Me habían elegido en el área de caza de un bar de carretera, mientras yo me ajustaba la correa de una de las botas y apoyaba el tacón en una silla, lo cual era un gesto holocáustico. Eso me hacía pensar que quien dirigía el cotarro era el señor Caramba, y Pedro se dejaba llevar. Intuía que había
algo
en aquella pareja. Me deseaban, eso desde luego. Si las miradas fueran agua, estaría empapada. Y fingían, sobre todo Leo. Sus bravuconadas ocultaban algo más que el simple subidón de la raya de neococa que sin duda se había metido.

—Al final hemos tenido suerte, ¿eh, Pedro?

—Desde luego, Leo.

—Dando vueltas con el coche cuatro jodidas horas sin ver a ninguna que valiera la pena... ¿Qué ha pasado con tus colegas, guapa? ¿Están escondidas?

—Seguro que lo del «asesino de prostitutas» influye, Leo —dijo su amigo.

—Bah, ese tío es un montaje de los periódicos. Yo no me lo creo. ¿Tú sí, nena?

—Elena sabe que con nosotros está segura. —Pedro volvió a contestar por mí.

—Yo no pondría la mano en el fuego. —Leo estalló en risas—. El caso es que, mira, por lo menos dimos con una que parece buena.

—Buena, guapa y seria.

—Demasiado seria, ¿no? Pero, ah, caramba, yo conozco a esta clase de tías... Tan serias al principio, y luego, oye, se dan la vuelta y te lo enseñan todo, ¿eh?

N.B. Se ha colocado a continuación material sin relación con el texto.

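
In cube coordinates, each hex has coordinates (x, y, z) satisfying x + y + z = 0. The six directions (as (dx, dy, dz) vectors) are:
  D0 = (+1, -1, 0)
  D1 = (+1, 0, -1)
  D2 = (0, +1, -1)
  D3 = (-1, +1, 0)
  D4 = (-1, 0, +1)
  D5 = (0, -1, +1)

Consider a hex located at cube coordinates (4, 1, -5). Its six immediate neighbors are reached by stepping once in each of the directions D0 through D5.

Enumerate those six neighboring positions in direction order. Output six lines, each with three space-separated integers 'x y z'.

Center: (4, 1, -5). Add each direction:
  D0: (4, 1, -5) + (1, -1, 0) = (5, 0, -5)
  D1: (4, 1, -5) + (1, 0, -1) = (5, 1, -6)
  D2: (4, 1, -5) + (0, 1, -1) = (4, 2, -6)
  D3: (4, 1, -5) + (-1, 1, 0) = (3, 2, -5)
  D4: (4, 1, -5) + (-1, 0, 1) = (3, 1, -4)
  D5: (4, 1, -5) + (0, -1, 1) = (4, 0, -4)

Answer: 5 0 -5
5 1 -6
4 2 -6
3 2 -5
3 1 -4
4 0 -4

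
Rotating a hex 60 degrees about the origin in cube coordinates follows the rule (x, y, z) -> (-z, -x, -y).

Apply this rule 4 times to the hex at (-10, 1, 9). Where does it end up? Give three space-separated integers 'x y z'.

Start: (-10, 1, 9)
Step 1: (-10, 1, 9) -> (-(9), -(-10), -(1)) = (-9, 10, -1)
Step 2: (-9, 10, -1) -> (-(-1), -(-9), -(10)) = (1, 9, -10)
Step 3: (1, 9, -10) -> (-(-10), -(1), -(9)) = (10, -1, -9)
Step 4: (10, -1, -9) -> (-(-9), -(10), -(-1)) = (9, -10, 1)

Answer: 9 -10 1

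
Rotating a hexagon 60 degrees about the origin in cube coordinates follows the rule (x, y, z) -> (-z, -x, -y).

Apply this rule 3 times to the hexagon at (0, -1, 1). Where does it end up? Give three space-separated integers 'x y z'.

Answer: 0 1 -1

Derivation:
Start: (0, -1, 1)
Step 1: (0, -1, 1) -> (-(1), -(0), -(-1)) = (-1, 0, 1)
Step 2: (-1, 0, 1) -> (-(1), -(-1), -(0)) = (-1, 1, 0)
Step 3: (-1, 1, 0) -> (-(0), -(-1), -(1)) = (0, 1, -1)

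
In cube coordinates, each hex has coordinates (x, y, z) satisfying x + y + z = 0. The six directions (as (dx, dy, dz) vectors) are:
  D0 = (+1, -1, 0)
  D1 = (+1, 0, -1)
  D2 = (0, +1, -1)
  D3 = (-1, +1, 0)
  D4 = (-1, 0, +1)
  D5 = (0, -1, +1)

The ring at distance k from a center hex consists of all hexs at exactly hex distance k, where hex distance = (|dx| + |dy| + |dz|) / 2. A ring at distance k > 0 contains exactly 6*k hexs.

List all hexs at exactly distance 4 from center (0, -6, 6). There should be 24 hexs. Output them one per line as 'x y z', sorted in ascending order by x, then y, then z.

Answer: -4 -6 10
-4 -5 9
-4 -4 8
-4 -3 7
-4 -2 6
-3 -7 10
-3 -2 5
-2 -8 10
-2 -2 4
-1 -9 10
-1 -2 3
0 -10 10
0 -2 2
1 -10 9
1 -3 2
2 -10 8
2 -4 2
3 -10 7
3 -5 2
4 -10 6
4 -9 5
4 -8 4
4 -7 3
4 -6 2

Derivation:
Walk ring at distance 4 from (0, -6, 6):
Start at center + D4*4 = (-4, -6, 10)
  hex 0: (-4, -6, 10)
  hex 1: (-3, -7, 10)
  hex 2: (-2, -8, 10)
  hex 3: (-1, -9, 10)
  hex 4: (0, -10, 10)
  hex 5: (1, -10, 9)
  hex 6: (2, -10, 8)
  hex 7: (3, -10, 7)
  hex 8: (4, -10, 6)
  hex 9: (4, -9, 5)
  hex 10: (4, -8, 4)
  hex 11: (4, -7, 3)
  hex 12: (4, -6, 2)
  hex 13: (3, -5, 2)
  hex 14: (2, -4, 2)
  hex 15: (1, -3, 2)
  hex 16: (0, -2, 2)
  hex 17: (-1, -2, 3)
  hex 18: (-2, -2, 4)
  hex 19: (-3, -2, 5)
  hex 20: (-4, -2, 6)
  hex 21: (-4, -3, 7)
  hex 22: (-4, -4, 8)
  hex 23: (-4, -5, 9)
Sorted: 24 hexes.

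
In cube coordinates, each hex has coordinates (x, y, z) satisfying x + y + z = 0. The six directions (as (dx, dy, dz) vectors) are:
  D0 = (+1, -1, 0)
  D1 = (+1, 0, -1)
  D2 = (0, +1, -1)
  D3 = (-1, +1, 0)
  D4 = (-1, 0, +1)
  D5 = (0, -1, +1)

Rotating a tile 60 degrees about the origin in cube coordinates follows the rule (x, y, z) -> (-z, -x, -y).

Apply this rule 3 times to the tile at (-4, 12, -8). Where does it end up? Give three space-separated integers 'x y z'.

Answer: 4 -12 8

Derivation:
Start: (-4, 12, -8)
Step 1: (-4, 12, -8) -> (-(-8), -(-4), -(12)) = (8, 4, -12)
Step 2: (8, 4, -12) -> (-(-12), -(8), -(4)) = (12, -8, -4)
Step 3: (12, -8, -4) -> (-(-4), -(12), -(-8)) = (4, -12, 8)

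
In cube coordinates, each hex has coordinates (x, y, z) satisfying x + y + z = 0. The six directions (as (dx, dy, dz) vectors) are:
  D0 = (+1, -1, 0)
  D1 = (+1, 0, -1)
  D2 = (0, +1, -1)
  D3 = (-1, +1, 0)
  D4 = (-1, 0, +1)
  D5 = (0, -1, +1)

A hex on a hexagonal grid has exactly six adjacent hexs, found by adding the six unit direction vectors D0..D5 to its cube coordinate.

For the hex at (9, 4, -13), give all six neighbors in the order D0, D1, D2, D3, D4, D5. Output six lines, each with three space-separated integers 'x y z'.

Center: (9, 4, -13). Add each direction:
  D0: (9, 4, -13) + (1, -1, 0) = (10, 3, -13)
  D1: (9, 4, -13) + (1, 0, -1) = (10, 4, -14)
  D2: (9, 4, -13) + (0, 1, -1) = (9, 5, -14)
  D3: (9, 4, -13) + (-1, 1, 0) = (8, 5, -13)
  D4: (9, 4, -13) + (-1, 0, 1) = (8, 4, -12)
  D5: (9, 4, -13) + (0, -1, 1) = (9, 3, -12)

Answer: 10 3 -13
10 4 -14
9 5 -14
8 5 -13
8 4 -12
9 3 -12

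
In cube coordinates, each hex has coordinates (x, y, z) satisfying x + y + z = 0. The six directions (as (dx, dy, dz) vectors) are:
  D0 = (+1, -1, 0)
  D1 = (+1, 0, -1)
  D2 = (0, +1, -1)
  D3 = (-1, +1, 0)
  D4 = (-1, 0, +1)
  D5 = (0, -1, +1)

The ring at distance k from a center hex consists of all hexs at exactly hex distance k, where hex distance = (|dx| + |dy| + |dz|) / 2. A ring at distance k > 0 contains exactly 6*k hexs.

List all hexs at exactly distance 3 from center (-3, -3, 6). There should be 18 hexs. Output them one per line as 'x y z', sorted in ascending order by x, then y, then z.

Answer: -6 -3 9
-6 -2 8
-6 -1 7
-6 0 6
-5 -4 9
-5 0 5
-4 -5 9
-4 0 4
-3 -6 9
-3 0 3
-2 -6 8
-2 -1 3
-1 -6 7
-1 -2 3
0 -6 6
0 -5 5
0 -4 4
0 -3 3

Derivation:
Walk ring at distance 3 from (-3, -3, 6):
Start at center + D4*3 = (-6, -3, 9)
  hex 0: (-6, -3, 9)
  hex 1: (-5, -4, 9)
  hex 2: (-4, -5, 9)
  hex 3: (-3, -6, 9)
  hex 4: (-2, -6, 8)
  hex 5: (-1, -6, 7)
  hex 6: (0, -6, 6)
  hex 7: (0, -5, 5)
  hex 8: (0, -4, 4)
  hex 9: (0, -3, 3)
  hex 10: (-1, -2, 3)
  hex 11: (-2, -1, 3)
  hex 12: (-3, 0, 3)
  hex 13: (-4, 0, 4)
  hex 14: (-5, 0, 5)
  hex 15: (-6, 0, 6)
  hex 16: (-6, -1, 7)
  hex 17: (-6, -2, 8)
Sorted: 18 hexes.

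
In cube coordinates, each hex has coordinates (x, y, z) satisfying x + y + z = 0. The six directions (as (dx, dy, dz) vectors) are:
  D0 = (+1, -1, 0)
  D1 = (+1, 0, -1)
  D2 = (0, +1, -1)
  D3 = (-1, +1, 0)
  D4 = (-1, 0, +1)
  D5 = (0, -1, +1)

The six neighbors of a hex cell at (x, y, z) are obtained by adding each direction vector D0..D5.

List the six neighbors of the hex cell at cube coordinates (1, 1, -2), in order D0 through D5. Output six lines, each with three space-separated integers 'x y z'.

Answer: 2 0 -2
2 1 -3
1 2 -3
0 2 -2
0 1 -1
1 0 -1

Derivation:
Center: (1, 1, -2). Add each direction:
  D0: (1, 1, -2) + (1, -1, 0) = (2, 0, -2)
  D1: (1, 1, -2) + (1, 0, -1) = (2, 1, -3)
  D2: (1, 1, -2) + (0, 1, -1) = (1, 2, -3)
  D3: (1, 1, -2) + (-1, 1, 0) = (0, 2, -2)
  D4: (1, 1, -2) + (-1, 0, 1) = (0, 1, -1)
  D5: (1, 1, -2) + (0, -1, 1) = (1, 0, -1)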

El señor Caramba, mi preferido, parecía formar una sola masa con el pedal del acelerador. No dejaba de apretar este último ni de hablar abriendo mucho la boca y lanzando saliva, con un deje canario que exageraba cada vez más, como si se pasara toda la semana reprimiéndolo. Su cabeza carecía de pelos y casi brillaba como plástico a la incierta luz del interior del Audi. Tenía una perilla bien recortada, y bajo ella dos o tres papadas que hacían pensar que llevaba varias máscaras de goma. Era gordo, pero no descuidado: esa clase de constitución física que, abandonada a sí misma, podía convertirse en una enorme croqueta, pero cuyo propietario intentaba domar con gimnasio, gastronomía «saludable» y quizá taichí practicado con el resto de colegas empresarios.

Y era fílico de Holocausto. Enorme, fogoso, de los que dolía mirar a los ojos porque era como mirar a un perro famélico. Aquel deseo le llevaba a disimular. El señor Caramba hacía estallar fuegos de artificio y mantenía oculto el magma del volcán. Allí, en esa profundidad, podía haber cualquier cosa.